Allahın rızasını ve Ona isyan etmenin zararlarını bir misal ile anlatmağa  çalışacağım:

    Bir âilede biri kanser hastalığına tutulduğu kesin belli olursa, o âilenin tüm efradı nasıl onun derdi ile dertlenip kötü bir duruma düşeceklerini aklı olan herkes anlar. Peki anlatır mısınız âilede namaz kılmayan biri mevcutsa, âile efradı ondan bin defa daha fazla rahatsız olmaları icap etmez mi? Çünkü kanser hastalığı hastanın yalınız buradaki meşekkatli birkaç senesini mahv eder, imanında küçük bir şüphe olduğu için Allahın emirlerine, yani namaz ve oruç ibadetlere yaklaşmayan adam, sonu gelmeyen bir zamanda cehennemde yanmayı hak edecektir. Eğer kafasında şüphesi yoksa ve bir kısmını kılıp çoğunu kılmadığı namazların günahlarını temizleyinceye kadar o müthiş cehennem ateşinde yanacaktır.(Eğer Allah af etmezse) Kanserli hastanın uğradığı zarar nerede, İbadete yaklaşmayanın zararı nerede?!!

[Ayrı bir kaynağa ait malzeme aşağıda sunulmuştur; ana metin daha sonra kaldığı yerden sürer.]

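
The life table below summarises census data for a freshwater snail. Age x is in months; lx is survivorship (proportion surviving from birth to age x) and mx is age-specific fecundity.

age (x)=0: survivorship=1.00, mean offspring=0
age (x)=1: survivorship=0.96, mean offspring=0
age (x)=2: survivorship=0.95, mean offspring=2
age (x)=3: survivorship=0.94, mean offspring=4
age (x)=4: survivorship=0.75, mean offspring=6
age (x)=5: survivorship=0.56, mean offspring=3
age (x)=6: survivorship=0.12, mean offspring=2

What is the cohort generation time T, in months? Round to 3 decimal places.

3.553

lx·mx: 0, 0, 1.9, 3.76, 4.5, 1.68, 0.24 → R0 = 12.08
x·lx·mx: 0, 0, 3.8, 11.28, 18, 8.4, 1.44 → Σ = 42.92
T = 42.92 / 12.08 = 3.55298… → 3.553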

          Allah imanı ibadetsiz kabul etmediği gibi, ibadeti dahi imansızın asla kabul olmaz.

Allah göstermesin, mevzuumuz olan imanda insanın en ufak bir şüphesi olsa, âhirette müminlere verilecek o tükenmez zenginlikler elinden gideceği gibi, cehennem gibi şiddetli bir azap çekmek cezasına da duçar olma tehlikesi ile de baş başa kalır.

        Evet! İnsan İslamiyet hane-i mübarek’ine ancak iman kapısından girebilir. O iman cevheri de, insanın mantığının tasdikinden geçip kalbinde sağlam yerleşmezse, onu her iki hayatta mutlu eden o kıymetli hasletleri kaybetmekle karşı karşıya kalabilir. Çünkü, o iman sebebi ile insanın her tarafından ahlâk ve fazilet kaynamaya başlar. Güzel ahlaklı olmak, cömert olmak, zengin iken gururdan kurtulup alçak gönüllü olmak, fakir iken kanaatkâr olmak, hayırsever olmak, hastalıklara acılara sabırlı olmak mı istersin? Bunlara benzer bütün güzel  hasletlerin kaynağı imandadır. Öldükten sonra yeni bir hayatın varlığıyla orada karşılaşılacağına, oranın ceza ve mutluluğuna  inanmak, inanmaktan geçer.

Bu inanç insanda ne kadar pekiştirilip sağlamlaşırsa, sahibinin bütün  hal ve hareketlerinde de o kadar mükemmellikler görünmeye başlar.